Here are the functions: http://www.geocities.com/just_dre/e3e.GIF

Well, i graphed both functions and as expected, f(x)=(1+1/x)^x aproachs to e. But the other function (the grey one) has a different limit which is aproximately 0,3678794409875026009331610590813...

My question is: does this new irrational constant have any meaning? If f(x)=(1+1/x)^x has, why can't f(x)=(1-1/x)^x?

Hope you can help me...^^

iMiguel

 

[quasar987]

it's fairly easy to see that for any real number y,

$$\lim_{x\rightarrow \infty}\left(1+\frac{y}{x}\right)^x = e^y$$

In particular,

$$\lim_{x\rightarrow \infty}\left(1-\frac{1}{x}\right)^x = e^{-1}$$

Note also that e^y can equivalently be defined in terms of its power series expansion as the solution to the differential equation f '(y)=f(y).

 

[a.a]

The number is defined as the limit of (1+1/n)^n as n approched infinity.
My question is why is that limit the number e. If you evaluate it useing the subsistutaion method, you get the limit is 1.
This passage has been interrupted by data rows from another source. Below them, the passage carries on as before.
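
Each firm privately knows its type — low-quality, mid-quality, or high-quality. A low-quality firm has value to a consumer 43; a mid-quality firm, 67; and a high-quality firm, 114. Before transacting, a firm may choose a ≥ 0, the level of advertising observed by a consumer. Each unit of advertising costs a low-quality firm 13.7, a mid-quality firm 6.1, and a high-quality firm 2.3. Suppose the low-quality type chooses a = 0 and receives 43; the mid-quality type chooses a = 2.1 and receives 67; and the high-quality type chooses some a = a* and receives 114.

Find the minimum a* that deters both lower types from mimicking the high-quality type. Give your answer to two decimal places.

Low-quality type (on-path payoff 43) won't mimic when 43 ≥ 114 − 13.7·a*, i.e. a* ≥ 5.18.
Mid-quality type (on-path payoff 67 − 6.1×2.1 = 54.19) won't mimic when 54.19 ≥ 114 − 6.1·a*, i.e. a* ≥ 9.80.
Both must hold, so a* = max(5.18, 9.80) = 9.80. The mid-quality type's constraint binds.

9.80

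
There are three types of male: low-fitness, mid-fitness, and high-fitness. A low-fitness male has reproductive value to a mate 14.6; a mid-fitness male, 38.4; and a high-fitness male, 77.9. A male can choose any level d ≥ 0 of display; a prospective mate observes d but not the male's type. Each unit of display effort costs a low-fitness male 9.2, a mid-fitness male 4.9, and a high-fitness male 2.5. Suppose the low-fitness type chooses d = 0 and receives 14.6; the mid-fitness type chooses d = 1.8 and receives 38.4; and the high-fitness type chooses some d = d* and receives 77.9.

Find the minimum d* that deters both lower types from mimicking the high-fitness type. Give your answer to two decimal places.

Mid-fitness type (on-path payoff 38.4 − 4.9×1.8 = 29.58) won't mimic when 29.58 ≥ 77.9 − 4.9·d*, i.e. d* ≥ 9.86.
Low-fitness type (on-path payoff 14.6) won't mimic when 14.6 ≥ 77.9 − 9.2·d*, i.e. d* ≥ 6.88.
Both must hold, so d* = max(6.88, 9.86) = 9.86. The mid-fitness type's constraint binds.

9.86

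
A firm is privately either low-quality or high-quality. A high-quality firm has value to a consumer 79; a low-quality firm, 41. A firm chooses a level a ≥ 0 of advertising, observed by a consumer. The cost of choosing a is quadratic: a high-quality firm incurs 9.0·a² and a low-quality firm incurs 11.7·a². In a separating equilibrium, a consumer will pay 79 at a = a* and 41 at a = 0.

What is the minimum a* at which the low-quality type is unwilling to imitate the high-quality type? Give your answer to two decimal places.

The low-quality type at a = 0 receives 41; imitating at a* yields 79 − 11.7·a*².
Indifference: 41 = 79 − 11.7·a*², so a*² = (79 − 41) / 11.7 ≈ 3.2479.
a* = √3.2479 ≈ 1.80.

1.80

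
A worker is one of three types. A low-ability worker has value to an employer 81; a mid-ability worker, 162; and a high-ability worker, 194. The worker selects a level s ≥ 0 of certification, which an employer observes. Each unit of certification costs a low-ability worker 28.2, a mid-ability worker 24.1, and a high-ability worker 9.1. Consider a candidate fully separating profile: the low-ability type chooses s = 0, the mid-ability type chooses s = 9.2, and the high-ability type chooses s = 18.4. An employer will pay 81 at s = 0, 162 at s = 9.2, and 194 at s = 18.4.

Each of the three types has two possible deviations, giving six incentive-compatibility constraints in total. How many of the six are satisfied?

3

High-ability (own payoff 194 − 9.1×18.4 = 26.56): to s=0 gives 81 → profitable ✗; to s=9.2 gives 162 − 9.1×9.2 = 78.28 → profitable ✗.
Low-ability (own payoff 81): to s=9.2 gives 162 − 28.2×9.2 = -97.44 → no gain ✓; to s=18.4 gives 194 − 28.2×18.4 = -324.88 → no gain ✓.
Mid-ability (own payoff 162 − 24.1×9.2 = -59.72): to s=0 gives 81 → profitable ✗; to s=18.4 gives 194 − 24.1×18.4 = -249.44 → no gain ✓.
3 of the 6 constraints hold; not an equilibrium.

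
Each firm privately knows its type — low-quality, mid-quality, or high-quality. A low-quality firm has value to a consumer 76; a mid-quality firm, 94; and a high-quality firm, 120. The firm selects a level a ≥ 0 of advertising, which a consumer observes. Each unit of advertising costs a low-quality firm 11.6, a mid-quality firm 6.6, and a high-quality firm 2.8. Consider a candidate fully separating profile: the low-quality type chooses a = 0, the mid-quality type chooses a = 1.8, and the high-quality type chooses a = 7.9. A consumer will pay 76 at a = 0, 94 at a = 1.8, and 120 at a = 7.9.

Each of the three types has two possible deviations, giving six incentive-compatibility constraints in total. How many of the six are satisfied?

6

Mid-quality (own payoff 94 − 6.6×1.8 = 82.12): to a=0 gives 76 → no gain ✓; to a=7.9 gives 120 − 6.6×7.9 = 67.86 → no gain ✓.
High-quality (own payoff 120 − 2.8×7.9 = 97.88): to a=0 gives 76 → no gain ✓; to a=1.8 gives 94 − 2.8×1.8 = 88.96 → no gain ✓.
Low-quality (own payoff 76): to a=1.8 gives 94 − 11.6×1.8 = 73.12 → no gain ✓; to a=7.9 gives 120 − 11.6×7.9 = 28.36 → no gain ✓.
6 of the 6 constraints hold; this profile is a separating equilibrium.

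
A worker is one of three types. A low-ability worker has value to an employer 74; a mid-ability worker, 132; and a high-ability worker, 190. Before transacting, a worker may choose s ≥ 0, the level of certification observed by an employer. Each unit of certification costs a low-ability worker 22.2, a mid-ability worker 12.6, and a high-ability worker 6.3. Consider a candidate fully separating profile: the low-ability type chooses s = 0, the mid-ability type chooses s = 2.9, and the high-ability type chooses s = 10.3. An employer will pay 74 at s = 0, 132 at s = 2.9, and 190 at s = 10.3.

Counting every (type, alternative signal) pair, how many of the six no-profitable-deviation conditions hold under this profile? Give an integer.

Low-ability (own payoff 74): to s=2.9 gives 132 − 22.2×2.9 = 67.62 → no gain ✓; to s=10.3 gives 190 − 22.2×10.3 = -38.66 → no gain ✓.
High-ability (own payoff 190 − 6.3×10.3 = 125.11): to s=0 gives 74 → no gain ✓; to s=2.9 gives 132 − 6.3×2.9 = 113.73 → no gain ✓.
Mid-ability (own payoff 132 − 12.6×2.9 = 95.46): to s=0 gives 74 → no gain ✓; to s=10.3 gives 190 − 12.6×10.3 = 60.22 → no gain ✓.
6 of the 6 constraints hold; this profile is a separating equilibrium.

6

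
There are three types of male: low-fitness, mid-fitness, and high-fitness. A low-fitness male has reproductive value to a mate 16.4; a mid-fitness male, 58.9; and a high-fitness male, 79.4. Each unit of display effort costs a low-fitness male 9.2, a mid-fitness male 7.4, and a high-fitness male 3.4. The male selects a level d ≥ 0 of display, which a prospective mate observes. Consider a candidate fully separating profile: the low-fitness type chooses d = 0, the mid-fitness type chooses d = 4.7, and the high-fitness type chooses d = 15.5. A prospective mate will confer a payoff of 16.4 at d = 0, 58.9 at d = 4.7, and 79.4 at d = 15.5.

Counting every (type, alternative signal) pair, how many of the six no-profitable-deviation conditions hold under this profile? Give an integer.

5

Low-fitness (own payoff 16.4): to d=4.7 gives 58.9 − 9.2×4.7 = 15.66 → no gain ✓; to d=15.5 gives 79.4 − 9.2×15.5 = -63.2 → no gain ✓.
Mid-fitness (own payoff 58.9 − 7.4×4.7 = 24.12): to d=0 gives 16.4 → no gain ✓; to d=15.5 gives 79.4 − 7.4×15.5 = -35.3 → no gain ✓.
High-fitness (own payoff 79.4 − 3.4×15.5 = 26.7): to d=0 gives 16.4 → no gain ✓; to d=4.7 gives 58.9 − 3.4×4.7 = 42.92 → profitable ✗.
5 of the 6 constraints hold; not an equilibrium.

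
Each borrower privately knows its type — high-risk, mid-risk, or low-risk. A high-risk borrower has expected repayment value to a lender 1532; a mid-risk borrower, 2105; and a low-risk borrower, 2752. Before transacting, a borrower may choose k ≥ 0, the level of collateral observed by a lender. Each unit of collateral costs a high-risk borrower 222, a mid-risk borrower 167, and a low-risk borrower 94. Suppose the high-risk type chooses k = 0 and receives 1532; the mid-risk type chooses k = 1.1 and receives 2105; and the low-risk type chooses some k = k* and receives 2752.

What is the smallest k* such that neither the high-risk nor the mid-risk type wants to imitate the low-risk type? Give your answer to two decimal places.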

E is also defined as the limit of (1+n)^(1/n) as n approaches 0. Using the substitution method isn't this limit also 1?

 

[CompuChip]

The number is defined as the limit of (1+1/n)^n as n approched infinity.
My question is why is that limit the number e.

One could take that as a definition. Or one could prove that it satisfies the definition you take for e, for example, if you define e to be the number such that $de^y/dy = e^y$ you can differentiate the expression in quasars post and show that it equals its own derivative in the limit $x \to \infty$, or you can plug in the power expansion and show that it is the same number.

If you evaluate it useing the subsistutaion method, you get the limit is 1. E is also defined as the limit of (1+n)^(1/n) as n approaches 0. Using the substitution method isn't this limit also 1?

You made me curious, can you show us how you do that?

 

[Hurkyl]

If you evaluate it useing the subsistutaion method, you get the limit is 1.

No you don't; $1^{+\infty}$ is an indeterminate form.